At four hours post-infection, use a plastic pipette to transfer an anesthetized embryo into a glass bottom dish. And fill the dish with warm low melting point agarose solution. When the agarose is cold, gently fill the dish with E3 medium supplemented with anesthetic solution.

Place the dish under the stereo microscope and use a pipette tip to position the embryo in the desired orientation. Then place the dish under a fluorescent stereo microscope with a fluorescent filter for GFP positive bacteria for up to 18 hours post-infection and image the embryo for the progression of GFP expression at nine, 14 and 18 hours post-infection. To determine the bacterial burden at eight hours post-infection, transfer 15 anesthetized micro-injected embryos into a 1.5 milliliter centrifuge tube and replace the anesthetic solution with 300 microliters of 1%Triton X-100 in PBS.

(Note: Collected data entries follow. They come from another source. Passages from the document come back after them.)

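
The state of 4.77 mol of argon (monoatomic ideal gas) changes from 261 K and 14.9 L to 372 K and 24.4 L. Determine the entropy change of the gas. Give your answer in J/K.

ΔS = 40.6 J/K

Entropy is a state function: ΔS = nC_V ln(T₂/T₁) + nR ln(V₂/V₁), with C_V = 3R/2 = 12.47 J mol⁻¹ K⁻¹ for a monoatomic ideal gas.
ΔS = 4.77 × [12.47 × ln(372/261) + 8.314 × ln(24.4/14.9)] = 40.6 J/K.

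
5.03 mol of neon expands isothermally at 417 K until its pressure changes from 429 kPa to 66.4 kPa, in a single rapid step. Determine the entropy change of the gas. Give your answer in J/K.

ΔS_gas = 78 J/K

Entropy is a state function, so ΔS_gas depends only on the end states.
For an isothermal ideal gas ΔS_gas = nR ln(P₁/P₂) = 5.03 × 8.314 × ln(429/66.4) = 78 J/K.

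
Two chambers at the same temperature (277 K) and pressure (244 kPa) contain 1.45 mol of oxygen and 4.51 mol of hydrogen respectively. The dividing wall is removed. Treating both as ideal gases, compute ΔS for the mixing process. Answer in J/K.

Mole fractions: x_A = 1.45/5.96 = 0.243, x_B = 0.757.
ΔS_mix = −R(n_A ln x_A + n_B ln x_B) = −8.314 × (1.45 ln 0.243 + 4.51 ln 0.757) = 27.5 J/K.

ΔS_mix = 27.5 J/K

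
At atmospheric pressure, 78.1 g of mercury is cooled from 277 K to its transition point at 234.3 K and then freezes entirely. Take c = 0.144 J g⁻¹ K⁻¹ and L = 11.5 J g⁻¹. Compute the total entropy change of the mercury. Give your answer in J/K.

Cooling step: ΔS₁ = m c ln(T_tr/T_i) = 78.1 × 0.144 × ln(234.3/277) = -1.883 J/K.
Phase change: ΔS₂ = −mL/T_tr = −78.1 × 11.5 / 234.3 = -3.833 J/K.
ΔS_total = (-1.883) + (-3.833) = -5.72 J/K.

ΔS = -5.72 J/K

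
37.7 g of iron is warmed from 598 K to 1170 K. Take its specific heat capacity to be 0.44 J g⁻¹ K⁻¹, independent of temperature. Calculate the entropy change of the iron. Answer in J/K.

ΔS = 11.1 J/K

ΔS = ∫dQ_rev/T = m c ln(T₂/T₁) = 37.7 × 0.44 × ln(1170/598) = 11.1 J/K.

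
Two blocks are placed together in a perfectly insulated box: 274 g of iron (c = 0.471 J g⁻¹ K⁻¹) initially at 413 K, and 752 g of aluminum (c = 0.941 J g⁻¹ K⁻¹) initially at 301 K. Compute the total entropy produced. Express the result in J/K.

Energy balance: T_f = (m₁c₁T₁ + m₂c₂T₂)/(m₁c₁ + m₂c₂) = 318.28 K.
ΔS₁ = m₁c₁ ln(T_f/T₁) = 129.054 × ln(318.28/413) = -33.62 J/K.
ΔS₂ = m₂c₂ ln(T_f/T₂) = 707.632 × ln(318.28/301) = 39.49 J/K.
ΔS_total = -33.62 + 39.49 = 5.87 J/K.

ΔS_total = 5.87 J/K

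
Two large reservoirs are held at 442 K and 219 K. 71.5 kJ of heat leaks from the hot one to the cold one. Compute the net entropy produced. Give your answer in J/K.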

Pass the needles through the sterile 27 gauge needle of an insulin syringe at least 15 times to homogenize the embryos. And prepare serial dilutions of the homogenate by transferring 100 microliters of the resulting mixture into 900 microliters of sterile PBS per dilution. To select for the naturally ampicillin resistant P.aeruginosa strain, plate 10 microliters of the dilutions onto LB agar supplemented with ampicillin and incubate them overnight at 37 degrees Celsius.

The next day count the number of colonies. To allow calculation of the total number of colony forming units and the average number of colony forming units per infected embryo. To evaluate the lethality of the P.aeruginosa infection score the injected embryos at 20 hours post-infection under a stereo microscope by counting the number of dead white opaque embryos.

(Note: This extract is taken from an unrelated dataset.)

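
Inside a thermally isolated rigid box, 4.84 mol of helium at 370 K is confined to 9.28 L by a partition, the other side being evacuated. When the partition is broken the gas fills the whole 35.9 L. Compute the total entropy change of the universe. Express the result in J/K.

No heat is exchanged and no work is done, so the ideal-gas temperature stays constant.
Entropy is a state function; using a reversible isothermal path, ΔS_gas = nR ln(V₂/V₁) = 4.84 × 8.314 × ln(35.9/9.28) = 54.4 J/K.
The insulated surroundings exchange no heat, so ΔS_surr = 0 and ΔS_universe = ΔS_gas.

ΔS_universe = 54.4 J/K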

Then calculate the half maximal lethal concentration 50 dose of P.aeruginosa that resulted in the death of 50%of the injected embryos at 20 hours post-infection. To validate the cystic fibrosis phenotype the impaired position of internal organs such as the heart liver and pancreas can be evaluated. The bacterial burden is reduced by phage therapy in cystic fibrosis embryos infected with P.Aeruginosa.

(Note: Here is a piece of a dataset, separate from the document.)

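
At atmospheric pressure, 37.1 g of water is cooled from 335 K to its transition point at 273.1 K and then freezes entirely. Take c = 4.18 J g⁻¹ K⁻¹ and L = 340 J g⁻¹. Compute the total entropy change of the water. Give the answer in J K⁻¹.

ΔS = -77.9 J/K

Cooling step: ΔS₁ = m c ln(T_tr/T_i) = 37.1 × 4.18 × ln(273.1/335) = -31.68 J/K.
Phase change: ΔS₂ = −mL/T_tr = −37.1 × 340 / 273.1 = -46.19 J/K.
ΔS_total = (-31.68) + (-46.19) = -77.9 J/K.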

In 48 hours post fertilization cystic fibrosis embryos infected with GFP positive P.Aeroginosa bacteria a 30 colony forming units per embryo dose demonstrates a 50%lethality at 20 hours post-infection. Phage therapy is equally effective at 20 hours post-infection when delivered 30 minutes or seven hours after bacterial injection. Here, a cystic fibrosis and GFP positive P.Aeruginosa injected embryo at four, nine, 14 and 18 hours post-infection is shown.

In contrast the cystic fibrosis plus P.Aeruginosa plus phage injected embryo demonstrates a reduced fluorescence due to the phage action against the bacteria. The inflammatory response generated by P.aeruginosa infection in cystic fibrosis embryos is significantly increased as revealed by the expression of the pro-inflammatory cytokines, TNF alpha and interleukin 1 beta following P.aeruginosa injection compared to control injected zebrafish. The expression of both inflammatory cytokines is reduced in phage cocktail co-injected animals however.

The phages must be carefully purified to remove any contaminating endotoxin that may be retained during the preparation. The phage preparations can be analyzed by electron microscopy to assess the virion morphology. It would be interesting to test whether the infection in human patients by bacteria other than pseudomonas aeruginosa can be cured with phage therapy in the cystic fibrosis zebrafish model.